SIOUX FALLS, S.D. (AP) - South Dakota Gov. Kristi Noem on Tuesday held off on her threat to sue Native American tribes that have set up highway checkpoints intended to keep the coronavirus away from their reservations, saying instead she would like to work out an agreement.
The Republican governor gave two tribes - the Cheyenne River Sioux Tribe and the Oglala Sioux Tribe - 48 hours from Friday afternoon to remove checkpoints from state and federal highways or face a lawsuit. She said her office has been getting complaints that the checkpoints have caused a headache for people trying to enter the reservations for ranching or store deliveries. But the tribes kept the checkpoints, citing the threat of the virus, combined with their vulnerable populations and poor medical facilities, as urgent reasons to control access.
Noem said she sent a letter Tuesday to Cheyenne River Sioux chairman Harold Frazier asking him to talk through an agreement on the checkpoints on the Cheyenne River Indian reservation in the northern part of the state. She said she planned a similar letter to Oglala Sioux president Julian Bear Runner on the Pine Ridge Indian reservation in the southwest corner of the state.

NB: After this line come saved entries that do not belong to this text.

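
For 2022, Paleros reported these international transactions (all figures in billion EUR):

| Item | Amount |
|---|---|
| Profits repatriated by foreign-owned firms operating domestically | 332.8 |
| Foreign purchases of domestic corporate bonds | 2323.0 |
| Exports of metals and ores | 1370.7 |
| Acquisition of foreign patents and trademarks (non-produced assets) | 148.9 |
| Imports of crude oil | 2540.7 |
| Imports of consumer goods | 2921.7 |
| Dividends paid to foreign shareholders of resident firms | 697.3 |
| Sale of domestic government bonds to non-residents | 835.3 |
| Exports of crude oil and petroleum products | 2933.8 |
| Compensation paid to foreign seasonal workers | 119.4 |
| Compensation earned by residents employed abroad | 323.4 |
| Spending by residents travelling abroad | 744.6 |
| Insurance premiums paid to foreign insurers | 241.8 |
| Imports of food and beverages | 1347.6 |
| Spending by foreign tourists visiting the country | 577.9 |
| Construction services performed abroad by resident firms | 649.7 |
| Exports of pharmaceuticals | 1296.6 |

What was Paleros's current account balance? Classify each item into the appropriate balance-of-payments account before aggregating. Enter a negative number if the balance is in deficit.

Goods: 1296.6 + 1370.7 + 2933.8 - 2921.7 - 2540.7 - 1347.6 = -1208.9
Services: 577.9 - 744.6 + 649.7 - 241.8 = 241.2
Primary income: -697.3 - 332.8 - 119.4 + 323.4 = -826.1
Current account = (-1208.9) + 241.2 + (-826.1) = -1793.8
(Excluded from the current account — financial account: foreign purchases of domestic corporate bonds 2323.0, sale of domestic government bonds to non-residents 835.3; capital account: acquisition of foreign patents and trademarks (non-produced assets) 148.9.)

-1793.8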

She described the conflict as a “sticky situation” between federal, state and tribal authorities.
“What we’re looking for is clarification,” Noem said.
In the letter, released by Noem’s office Tuesday evening, she calls the checkpoints on state highways “unlawful” and writes they “could actually increase the risk of spreading the virus on the reservation” via tribal interaction with travelers. She asked Frazier to “immediately adjust your policies” to drop the state highway checkpoints.
The tribes have taken a vigilant approach to the global pandemic, at times locking down their reservations, while Noem’s strategy has been mostly hands-off in an effort to keep businesses afloat.
Amid fears that Native Americans could be particularly vulnerable to the coronavirus pandemic, tribes across the country have taken an aggressive approach to preventing infections by sealing borders and mandating testing. Frazier has said the Cheyenne River Sioux were worried their eight-bed hospital facility could easily be overrun.
So far, there have been only three cases confirmed between both reservations. But after two Oglala Sioux members were confirmed to have the coronavirus on Monday, the Pine Ridge reservation went into a 72-hour lockdown with only emergency travel allowed.
Meanwhile, South Dakota officials reported that COVID-19 deaths rose by five Tuesday, to 39. Forty-nine new cases were reported, bringing the state’s total to 3,663.
Chase Iron Eyes, a spokesman for the Oglala Sioux president, said his office would carefully consider a request from the governor to discuss the checkpoints, but that he had not yet received a letter or notification from the governor. The Cheyenne River Sioux Tribe did not immediately respond to a request for comment on Noem’s letter.
Noem said Monday she had been talking to the tribes for weeks trying to resolve the checkpoints, and on Tuesday brought her tribal relations secretary, David Flute, to her regular briefing to detail those efforts. Flute, a former chairman of the Sisseton Wahpeton Oyate, said that he had tried to reach out to both tribes last month to work out some of the complaints that state was getting with the checkpoints. Flute said that elected leaders from both tribes turned down his requests to have a conference call.
Noem’s relationship with some of the tribes has been tense since she took office in 2018, mostly over a longstanding conflict about construction of the Keystone XL pipeline.
Noem defended her approach to relations with the tribes, saying she has sought to open up lines of communication. But when asked by reporters whether she would proceed with the lawsuit if she can’t reach an agreement with the tribes, she said, “I’m not certain about that question.”